Die Klage hatte keinen Erfolg. Artikel 9 Absatz 3 GG gewährleiste einer Gewerkschaft zwar grundsätzlich die Befugnis, betriebliche E-Mail-Adressen der Arbeitnehmer zu Werbezwecken und für deren Information zu nutzen, so das BAG. Allerdings hätten die Gerichte – mangels Tätigwerdens des Gesetzgebers – bei der Ausgestaltung der Koalitionsbetätigungsfreiheit auch die mit einem solchen Begehren konfligierenden Grundrechte des Arbeitgebers aus Artikel 14 und Art. 12 Absatz 1 GG sowie die ebenfalls berührten Grundrechte der Arbeitnehmer aus Artikel 2 Absatz 1, 1 Absatz 1 GG beziehungsweise Artikel 8 der EU-Grundrechtecharta in den Blick zu nehmen. Sie hätten alle betroffenen Positionen im Weg der praktischen Konkordanz so in Ausgleich zu bringen, dass sie trotz ihres Gegensatzes für alle Beteiligten möglichst weitgehend wirksam werden.

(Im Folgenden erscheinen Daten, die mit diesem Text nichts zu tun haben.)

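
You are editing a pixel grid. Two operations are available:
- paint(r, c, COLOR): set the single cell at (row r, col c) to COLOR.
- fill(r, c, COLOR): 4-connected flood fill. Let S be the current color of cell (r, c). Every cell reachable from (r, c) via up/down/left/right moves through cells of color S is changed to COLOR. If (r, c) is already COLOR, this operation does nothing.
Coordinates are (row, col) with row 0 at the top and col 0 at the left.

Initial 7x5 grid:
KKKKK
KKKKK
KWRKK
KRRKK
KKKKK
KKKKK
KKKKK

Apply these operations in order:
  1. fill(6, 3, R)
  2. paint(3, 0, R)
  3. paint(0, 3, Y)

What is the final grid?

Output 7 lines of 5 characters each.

After op 1 fill(6,3,R) [31 cells changed]:
RRRRR
RRRRR
RWRRR
RRRRR
RRRRR
RRRRR
RRRRR
After op 2 paint(3,0,R):
RRRRR
RRRRR
RWRRR
RRRRR
RRRRR
RRRRR
RRRRR
After op 3 paint(0,3,Y):
RRRYR
RRRRR
RWRRR
RRRRR
RRRRR
RRRRR
RRRRR

Answer: RRRYR
RRRRR
RWRRR
RRRRR
RRRRR
RRRRR
RRRRR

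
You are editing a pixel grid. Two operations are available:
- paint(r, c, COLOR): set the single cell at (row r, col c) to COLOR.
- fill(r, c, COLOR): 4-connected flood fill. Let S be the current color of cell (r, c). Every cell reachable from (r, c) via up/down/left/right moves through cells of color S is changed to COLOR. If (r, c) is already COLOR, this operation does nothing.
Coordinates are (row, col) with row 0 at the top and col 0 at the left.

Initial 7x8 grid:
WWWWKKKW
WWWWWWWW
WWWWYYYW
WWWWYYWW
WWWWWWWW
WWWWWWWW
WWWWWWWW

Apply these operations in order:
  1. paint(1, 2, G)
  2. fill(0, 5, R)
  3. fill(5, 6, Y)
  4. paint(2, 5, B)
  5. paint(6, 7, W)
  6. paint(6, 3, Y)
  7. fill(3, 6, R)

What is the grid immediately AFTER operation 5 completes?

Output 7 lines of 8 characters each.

Answer: YYYYRRRY
YYGYYYYY
YYYYYBYY
YYYYYYYY
YYYYYYYY
YYYYYYYY
YYYYYYYW

Derivation:
After op 1 paint(1,2,G):
WWWWKKKW
WWGWWWWW
WWWWYYYW
WWWWYYWW
WWWWWWWW
WWWWWWWW
WWWWWWWW
After op 2 fill(0,5,R) [3 cells changed]:
WWWWRRRW
WWGWWWWW
WWWWYYYW
WWWWYYWW
WWWWWWWW
WWWWWWWW
WWWWWWWW
After op 3 fill(5,6,Y) [47 cells changed]:
YYYYRRRY
YYGYYYYY
YYYYYYYY
YYYYYYYY
YYYYYYYY
YYYYYYYY
YYYYYYYY
After op 4 paint(2,5,B):
YYYYRRRY
YYGYYYYY
YYYYYBYY
YYYYYYYY
YYYYYYYY
YYYYYYYY
YYYYYYYY
After op 5 paint(6,7,W):
YYYYRRRY
YYGYYYYY
YYYYYBYY
YYYYYYYY
YYYYYYYY
YYYYYYYY
YYYYYYYW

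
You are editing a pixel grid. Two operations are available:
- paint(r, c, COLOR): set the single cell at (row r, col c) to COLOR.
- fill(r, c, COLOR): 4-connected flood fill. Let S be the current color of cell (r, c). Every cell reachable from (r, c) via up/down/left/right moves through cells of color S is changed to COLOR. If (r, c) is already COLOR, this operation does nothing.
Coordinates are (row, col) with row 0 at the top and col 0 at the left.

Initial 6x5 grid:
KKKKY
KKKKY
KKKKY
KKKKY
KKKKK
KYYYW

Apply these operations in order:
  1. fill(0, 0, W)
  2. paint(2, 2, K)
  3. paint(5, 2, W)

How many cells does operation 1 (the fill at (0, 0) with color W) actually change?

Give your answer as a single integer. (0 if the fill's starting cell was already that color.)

Answer: 22

Derivation:
After op 1 fill(0,0,W) [22 cells changed]:
WWWWY
WWWWY
WWWWY
WWWWY
WWWWW
WYYYW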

Hiervon ausgehend blieb der auf eine bloße Übermittlung der betrieblichen E-Mail-Adressen gerichtete Klageantrag erfolglos. Ein solches isoliertes Begehren ermögliche keine – die kollidierenden Verfassungswerte ausgleichende – Ausgestaltung der Koalitionsbetätigungsfreiheit.
Auch den hilfsweisen Klageantrag, der auf eine Mitteilung der betrieblichen E-Mail-Adressen und eine Duldung ihrer Verwendung in bestimmtem Umfang abzielte, erachtete das BAG für unbegründet. Die mit dem Leistungs- und Duldungsverlangen jeweils einhergehenden Belastungen der Beklagten beeinträchtigten sie erheblich in ihrer verfassungsrechtlich garantierten wirtschaftlichen Betätigungsfreiheit und begründeten – schon jeweils für sich genommen – ihr überwiegendes Schutzbedürfnis gegen eine solche Inanspruchnahme. Das Abwägungsergebnis habe nicht zur Folge, dass damit für die Klägerin keine Möglichkeit eröffnet wäre, das E-Mail-System der Beklagten zu Werbe- oder Informationsmaßnahmen zu nutzen. Ihr stehe die Möglichkeit offen, die Arbeitnehmer vor Ort im Betrieb nach ihrer betrieblichen E-Mail-Adresse zu fragen. Auch für deren grundrechtlich verbürgte Belange stelle dies den schonendsten Ausgleich dar, meinen die Arbeitsrichter.
Der auf eine Nutzung des konzernweiten Netzwerks bei Viva Engage gerichtete Klageantrag blieb ebenfalls erfolglos. Die damit verbundenen Beeinträchtigungen der Beklagten überstiegen das durch Artikel 9 Absatz 3 GG geschützte Interesse der Klägerin an der Durchführung solcher Werbemaßnahmen.
Auch der auf die Vornahme einer Verlinkung im Intranet der Beklagten abzielende Klageantrag war unbegründet. Die Klägerin habe ihr Begehren mangels einer planwidrigen Regelungslücke im Betriebsverfassungsgesetz nicht auf eine analoge Anwendung von § 9 Absatz 3 Satz 2 Bundespersonalvertretungsgesetz stützen können. Ob sich ein solches Begehren grundsätzlich aus Artikel 9 Absatz 3 GG ergeben kann, hat das BAG offenlassen. Jedenfalls könne die Klägerin nicht verlangen, dass ein auf ihre Webseite verweisender Link auf der Startseite des Intranets angebracht wird.